Novel spindle-shaped nanoporous TiO2 coupled graphitic g-C3N4 nanosheets with enhanced visible-light photocatalytic activity

Highly efficient visible-light-driven heterojunction photocatalysts, spindle-shaped nanoporous TiO2 coupled with graphitic g-C3N4 nanosheets have been synthesized by a facile one-step solvothermal method.
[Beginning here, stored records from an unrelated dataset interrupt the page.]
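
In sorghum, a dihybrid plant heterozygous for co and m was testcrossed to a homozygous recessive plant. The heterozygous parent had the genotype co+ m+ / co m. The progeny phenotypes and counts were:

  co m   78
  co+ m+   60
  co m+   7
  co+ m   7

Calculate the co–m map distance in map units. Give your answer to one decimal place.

The recombinant classes are co+ m and co m+: 7 + 7 = 14.
Recombination frequency = 14/152 = 0.0921 ≈ 9.2%, i.e. 9.2 map units.

9.2 map units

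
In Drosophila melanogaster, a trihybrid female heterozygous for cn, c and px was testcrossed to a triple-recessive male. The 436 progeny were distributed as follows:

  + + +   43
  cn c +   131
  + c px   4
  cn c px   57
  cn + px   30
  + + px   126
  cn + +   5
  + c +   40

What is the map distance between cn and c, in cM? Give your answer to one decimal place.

The two most frequent reciprocal classes, + + px and cn c +, are the parental types, so the F1 was + + px / cn c +.
The two rarest classes, + c px and cn + +, are the double crossovers. Comparing them with the parentals, only the c allele has switched, so c is the middle locus and the order is cn – c – px.
Crossovers in the cn–c interval produce the single-crossover classes cn + px and + c + (30 + 40 = 70) plus the double crossovers (9).
RF(cn–c) = (70 + 9) / 436 = 79/436 = 0.1812 → 18.1 cM.

18.1 cM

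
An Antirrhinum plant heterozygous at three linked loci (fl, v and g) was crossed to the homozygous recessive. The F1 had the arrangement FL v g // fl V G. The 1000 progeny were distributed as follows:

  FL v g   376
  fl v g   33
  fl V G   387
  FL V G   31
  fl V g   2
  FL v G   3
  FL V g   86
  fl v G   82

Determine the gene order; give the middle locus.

g

The two rarest classes, FL v G and fl V g, are the double crossovers. Comparing them with the parentals, only the g allele has switched, so g is the middle locus and the order is v – g – fl.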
The as-prepared photocatalysts were characterized by X-ray diffraction (XRD), energy dispersive spectroscopy (EDS), X-ray photoelectron spectroscopy (XPS), Fourier transform infrared (FTIR), scanning electron microscopy (SEM), transmission electron microscopy (TEM), N2 adsorption-desorption analysis and UV-vis diffuse reflectance spectrometry (DRS), proving a successful modification of TiO2 with g-C3N4. The results showed spindle-shaped nanoporous TiO2 microspheres with a uniform diameter of about 200 nm dispersed uniformly on the surface of graphitic g-C3N4 nanosheets. The g-C3N4/TiO2 hybrid materials exhibited higher photocatalytic activity than either pure g-C3N4 or nanoporous TiO2 towards degradation of typical rhodamine B (RhB), methyl blue (MB) and methyl orange (MO) dyes under visible light (>420 nm), which can be largely ascribed to the increased light absorption, larger BET surface area and higher efficient separation of photogenerated electron-hole pairs due to the formation of heterostructure. In addition, the possible transferred and separated behavior of electron-hole pairs and photocatalytic mechanisms on basis of the experimental results are also proposed in detail.